Over 70 per cent of the Midwest was in some stage of drought in the week ending July 17, according to the Drought Monitor,
Jim Byrum, president of the Michigan Agri-Business Association, says the lower corn crops have already pushed farmers to more aggressively plan for wheat this year and the next.
What’s more, with corn yields perishing, livestock feed is going to get expensive and many livestock feeders will eliminate breeding herds. Byrum says many will choose to take their sows to the market instead, and rebuilding the breeding herds will take time.
Earlier today, Morgan Stanley’s Hussein Allidina wrote that the feed reduction would cause the largest-ever decline in livestock herds. He wrote that cuts in feed demand would see a 60 per cent year-over-year (YoY) reduction in chicken production, a 48 per cent reduction in cattle, and a 40 per cent reduction in pigs.
Michigan’s “double whammy”
Michigan had an unusually warm March this year, which caused the fruits to bloom early and get destroyed by April frost, said Tim Boals, Great Lakes Regional Manager for Wilbur-Ellis. This ruined cherries, apples and peaches that grow in the region.
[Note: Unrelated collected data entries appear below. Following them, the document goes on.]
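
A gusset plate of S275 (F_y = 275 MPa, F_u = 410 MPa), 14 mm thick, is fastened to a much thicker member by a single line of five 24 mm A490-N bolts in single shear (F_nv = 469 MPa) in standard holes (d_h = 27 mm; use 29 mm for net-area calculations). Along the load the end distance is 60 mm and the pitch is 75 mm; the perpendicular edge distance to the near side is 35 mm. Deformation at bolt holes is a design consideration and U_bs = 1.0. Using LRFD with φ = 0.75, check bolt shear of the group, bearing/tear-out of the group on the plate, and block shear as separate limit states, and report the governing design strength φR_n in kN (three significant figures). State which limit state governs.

681 kN (block shear governs)

Bolt shear: A_b = π·24²/4 = 452.4 mm²; R_n = 469 × 452.4 × 5 × 1 / 1000 = 1061 kN → 0.75 × 1061 = 796 kN.
Bearing: edge l_c = 46.5, r_n = 320.3 kN; interior l_c = 48, r_n = 330.6 kN; R_n = 320.3 + 4·330.6 = 1643 kN → 1230 kN.
Block shear: A_gv = 5040, A_nv = 3213, A_nt = 287 mm²; R_n = min(0.6F_uA_nv, 0.6F_yA_gv) + U_bs·F_u·A_nt = 908.1 kN → 681 kN.
Block shear governs: 681 kN.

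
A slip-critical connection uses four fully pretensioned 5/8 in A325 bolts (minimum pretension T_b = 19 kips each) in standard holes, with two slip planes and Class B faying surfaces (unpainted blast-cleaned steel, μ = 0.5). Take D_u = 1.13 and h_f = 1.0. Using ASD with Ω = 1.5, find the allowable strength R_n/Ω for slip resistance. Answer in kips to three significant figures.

57.3 kips

R_n = μ · D_u · h_f · T_b · n_s · n_b = 0.5 × 1.13 × 1.0 × 19 × 2 × 4 = 85.88 kips.
Allowable strength R_n/Ω = 85.88 / 1.5 = 57.3 kips.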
Naturally there was some optimism for the commodity crops, namely corn, soybean and wheat, said Byrum, but it wasn’t to be.
There are spots of Michigan that haven’t seen rain in 45 – 60 days and there’s been a 50 – 70 per cent reduction in some corn fields. The sporadic rain that has come through the last couple of days hasn’t done much. “Even if we get a quarter inch of rain, its gone immediately with this heat,” said Byrum.
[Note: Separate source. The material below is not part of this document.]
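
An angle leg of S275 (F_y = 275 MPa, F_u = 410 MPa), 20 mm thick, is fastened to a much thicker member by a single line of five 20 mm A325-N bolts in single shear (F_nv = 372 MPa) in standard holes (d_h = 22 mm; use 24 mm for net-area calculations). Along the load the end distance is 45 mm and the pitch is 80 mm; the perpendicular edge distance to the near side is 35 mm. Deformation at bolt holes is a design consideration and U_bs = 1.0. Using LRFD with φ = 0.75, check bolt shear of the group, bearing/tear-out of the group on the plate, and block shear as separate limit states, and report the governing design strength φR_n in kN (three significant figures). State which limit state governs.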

The extreme weather has already pushed farmers to chop their corn for feed, and many are concerned they won’t be able to make their grain obligations.
“I’ve been in this industry a long time. We saw some droughts in the 1990s, 1998, but this is unprecedented, I have never seen it look this bad.”
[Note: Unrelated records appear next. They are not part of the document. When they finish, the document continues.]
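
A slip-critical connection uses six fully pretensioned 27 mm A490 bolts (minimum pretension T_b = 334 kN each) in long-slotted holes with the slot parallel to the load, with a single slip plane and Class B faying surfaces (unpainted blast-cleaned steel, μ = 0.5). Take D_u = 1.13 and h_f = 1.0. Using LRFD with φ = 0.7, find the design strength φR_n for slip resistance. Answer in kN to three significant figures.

R_n = μ · D_u · h_f · T_b · n_s · n_b = 0.5 × 1.13 × 1.0 × 334 × 1 × 6 = 1132 kN.
Design strength φR_n = 0.7 × 1132 = 793 kN.

793 kN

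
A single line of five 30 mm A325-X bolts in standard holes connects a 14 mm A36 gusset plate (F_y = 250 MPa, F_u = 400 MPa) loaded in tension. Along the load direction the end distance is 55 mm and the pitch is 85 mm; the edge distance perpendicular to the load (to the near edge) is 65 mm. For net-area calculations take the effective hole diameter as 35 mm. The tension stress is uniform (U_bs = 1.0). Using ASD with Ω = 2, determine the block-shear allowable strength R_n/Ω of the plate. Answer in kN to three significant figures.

Shear plane L_v = 55 + 4·85 = 395 mm; A_gv = 395 × 14 = 5530 mm².
A_nv = (395 − 4.5·35) × 14 = 3325 mm².
A_nt = (65 − 0.5·35) × 14 = 665 mm².
0.6 F_u A_nv = 798 kN; 0.6 F_y A_gv = 829.5 kN → shear rupture governs the shear term.
R_n = 798 + 1.0 × 400 × 665 / 1000 = 1064 kN.
Allowable strength R_n/Ω = 1064 / 2 = 532 kN.

532 kN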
All of this could have much wider implications for Michigan’s economy. For one the state attracts a lot of migrant labour to pick fruits, which won’t happen this year. Typically, migrant labour moves in a pattern and they start in Michigan in mid-June according to Byrum. There is some concern that this labour might not come in in the future.
What’s more, children of migrant laborers attend schools in Michigan, which get their funding in part based on headcount. That could also be impacted by the lack of migrant labour.
Finally, companies like Boals’ Wilbur-Ellis, a distributor of agricultural products, animal feed and specialty chemicals, are likely to see their business impacted. As farmers lose their crop potential they start trying to reduce their costs and there is concern that there won’t be as much demand for fertiliser in the fall.
Despite the recent rainfall, the USDA has designated 39 additional states as natural disaster areas because of worsening drought conditions. And the drought is now covering the widest land expanse since 1956. “We will see the ramification and implications of this in years to come,” according to Byrum. “This is creating a three to four year problem.”